The fall foliage colors were at their peak and we were prepared for our final trip of the season as we launched the family pontoon for an autumn “leaf peeping” weekend afloat. Our favorite college and pro football teams were playing that Saturday and Sunday, so we had packed a portable TV and all the fixings for a pair of tailgate parties aboard the pontoon. Since we intended to sleep out “on the hook” and under a full camper canvas that night, we had sleeping bags, a propane lantern and plenty of fishing tackle aboard.
It was a crisp Saturday morning after a full week of below-average temperatures, and thin panes of ice lingered in the shadows around the launch ramp as we got an early start. I realized it was going to be a short trip when I turned the key to fire the outboard. There was just enough juice in the starting battery to turn the motor over a half dozen times before it groaned and gave up. I knew better than to try again and without a back-up I was dead in the water. A close look at the battery’s scratch-off purchase date sticker showed that I had already benefited from an extra couple of months of power beyond cell’s 24 month life expectancy, and figured I had finally punched through the battery’s juice envelope.
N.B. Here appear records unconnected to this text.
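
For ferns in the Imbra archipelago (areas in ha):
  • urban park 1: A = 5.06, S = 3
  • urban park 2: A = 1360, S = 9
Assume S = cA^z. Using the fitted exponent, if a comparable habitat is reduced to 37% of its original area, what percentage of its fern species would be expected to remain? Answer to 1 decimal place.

z = ln(9/3) / ln(1360/5.06) = 1.0986 / 5.5939 = 0.1964
S_new/S_old = (A_new/A_old)^z = 0.37^0.1964 = exp(0.1964 × -0.9943) = 0.8226

82.3%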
We decided to make the best of the situation and left the boat tied to the deserted dock as we enjoyed a traditional pre-game tailgate party around the trailer in the parking lot. As kickoff time approached, the sun had been overhead for a couple of hours and warmed things up significantly. When I returned to the rig and gave the key a token turn before loading the boat back onto the trailer, the “expired” battery fired that engine like it was brand new!
The weekend was saved and we enjoyed a wonderful autumn cruise before putting the rig away for the season, but not before leaving a note to myself that I needed to buy a new battery before breaking it out for the start of the next.
Experience and research since that incident have combined to make me a bit more battery savvy. For example, in addition to being past its prime, the reasons my battery failed to start the outboard at the beginning of that brisk autumn were threefold: before the sun had a chance to warm things up, the oil in the engine was still thick with the chill, making cranking efforts more difficult. The cold also kept the gasoline from vaporizing – and firing –as easily as the fuel did once conditions warmed up. And, finally, the battery itself was not fully charged from the previous weekend, which had also been frigid and had hampered the cell’s charging efficiency from the outboard.
I’ve also learned that the best way to extend a battery’s life expectancy is to offer the proper off-season care. That includes:
-Disconnecting terminal connections to eliminate any electrical loads
-Cleaning corrosion off the terminals and cable connections
-If the battery has removable vent caps, removing and filling each cell to the proper level
-Fully charging the battery before storing it
-Charging the battery at regular intervals during the off-season
For extended periods of non-use, you can leave the battery on the boat or move it to an inside location such as a garage or basement for storage; just make sure there is plenty of ventilation and the battery will not be exposed to excessive heat. As long as you keep the battery charged, using a trickle or automatic charger, even sub-freezing temperatures will do it no harm. I find that keeping the battery in a visible and accessible location in my garage helps remind me – and makes it convenient — to keep it juiced during the off-season.